The inattention to the weeds is not for lack of knowledge. According to Swanberg, Johnson, who is from Evanston, Illinois, gambled professionally when he first moved to California. Rather, the film’s interest in gambling is conceptual. Swanberg has made his career off low-budget, self-financed indies. “Deciding to tell a story about a gambler felt really personal to me because I basically invested my own money into all the movies that I made,” Swanberg told me.

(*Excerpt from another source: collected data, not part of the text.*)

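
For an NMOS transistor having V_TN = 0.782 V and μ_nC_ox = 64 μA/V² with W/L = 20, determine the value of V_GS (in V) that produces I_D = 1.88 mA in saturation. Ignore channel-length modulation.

V_GS = 2.50 V

k_n = μ_nC_ox · (W/L) = 1.28 mA/V².
In saturation I_D = ½ k_n (V_GS − V_TN)², so V_GS − V_TN = √(2 I_D / k_n) = √(2 × 1.88 / 1.28) = 1.71 V.
V_GS = 0.782 + 1.71 = 2.5 V.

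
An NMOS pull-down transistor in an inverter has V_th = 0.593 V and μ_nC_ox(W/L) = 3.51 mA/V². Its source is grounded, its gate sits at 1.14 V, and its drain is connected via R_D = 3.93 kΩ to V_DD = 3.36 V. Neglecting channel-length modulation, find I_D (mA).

V_GS = V_G = 1.14 V, so V_ov = 1.14 − 0.593 = 0.547 V.
Assume saturation: I_D = ½ k_n V_ov² = 0.5 × 3.51 × 0.547² = 0.525 mA, giving V_DS = V_DD − I_D R_D = 3.36 − 0.525 × 3.93 = 1.3 V.
V_DS = 1.3 V ≥ V_ov = 0.547 V, confirming saturation.

I_D = 0.525 mA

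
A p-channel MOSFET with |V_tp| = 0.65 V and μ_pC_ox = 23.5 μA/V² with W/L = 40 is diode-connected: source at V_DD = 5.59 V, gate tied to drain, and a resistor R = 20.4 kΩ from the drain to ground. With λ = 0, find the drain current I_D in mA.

I_D = 0.209 mA

With gate tied to drain, V_SG = V_SD ≥ V_SG − |V_tp|, so the device is in saturation.
k_p = μ_pC_ox · (W/L) = 0.94 mA/V².
KCL at the drain: ½ k_p (V_SG − |V_tp|)² = (V_DD − V_SG)/R.
Let x = V_SG − 0.65. Then 9.59 x² + x − 4.94 = 0, giving x = 0.668 V (positive root), so V_SG = 1.32 V.
I_D = (V_DD − V_SG)/R = (5.59 − 1.32) / 20.4 = 0.209 mA.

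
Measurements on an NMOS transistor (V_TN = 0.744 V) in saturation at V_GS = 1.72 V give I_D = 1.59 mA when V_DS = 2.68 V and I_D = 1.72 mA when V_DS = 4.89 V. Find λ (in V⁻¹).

λ = 0.0411 V⁻¹

With V_GS fixed, I_D ∝ (1 + λ V_DS) in saturation, so I_D2/I_D1 = (1 + λ V_DS2)/(1 + λ V_DS1).
1.72/1.59 = 1.082 = (1 + 4.89 λ)/(1 + 2.68 λ).
Solving: λ (I_D1 V_DS2 − I_D2 V_DS1) = I_D2 − I_D1, so λ = (1.72 − 1.59) / (1.59 × 4.89 − 1.72 × 2.68) = 0.13 / 3.17 = 0.0411 V⁻¹.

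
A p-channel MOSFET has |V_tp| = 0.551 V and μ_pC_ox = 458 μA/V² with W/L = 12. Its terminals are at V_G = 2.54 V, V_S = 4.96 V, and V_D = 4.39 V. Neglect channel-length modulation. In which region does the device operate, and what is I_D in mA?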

Like every Swanberg picture I’ve seen, “Win It All” is a small character drama that, through improvisation, renders relationships impeccably; it's at once specific and universal. But “Win It All” is also a new look for Swanberg. It’s the first film he has made that has a script. He wrote it with Johnson — or perhaps it’s more accurate to say that Johnson wrote it with him. “Writing a script was a thing that always felt really intimidating to me,” he said. “I really was leaning on [Johnson’s] strength.” The result, for good or for ill, is that “Win It All” is one of Swanberg’s tighter works.
Swanberg has an aptitude for making films that conform to viewers’ expectations in the first two acts and then subvert the binary expectations that genre and tropes create in the third act. “Drinking Buddies” did that as a romantic comedy, and “Happy Christmas” as a comedy about the horrible in-law who comes to visit for the holidays. And “Win It All” does that as a gambling flick.
Eddie does go to work for his brother, choosing to make back the money he has lost responsibly. And when he starts dating a beautiful single mother, stability doesn’t seem so bad. But his efforts are foiled when his acquaintance calls saying he’ll be let out early.
I won’t say how the film ends. But I will say that the ending is thrilling and surprising and it strikes a nuanced chord. Reward can be found in domesticity and hard, steady work. Likewise, though, gambling addiction can be an insidious vice and life can require everyone, even — and perhaps especially — gambling addicts, to lay it all on the line sometimes. The result of a flop often has more to do with the whims of the universe than the player.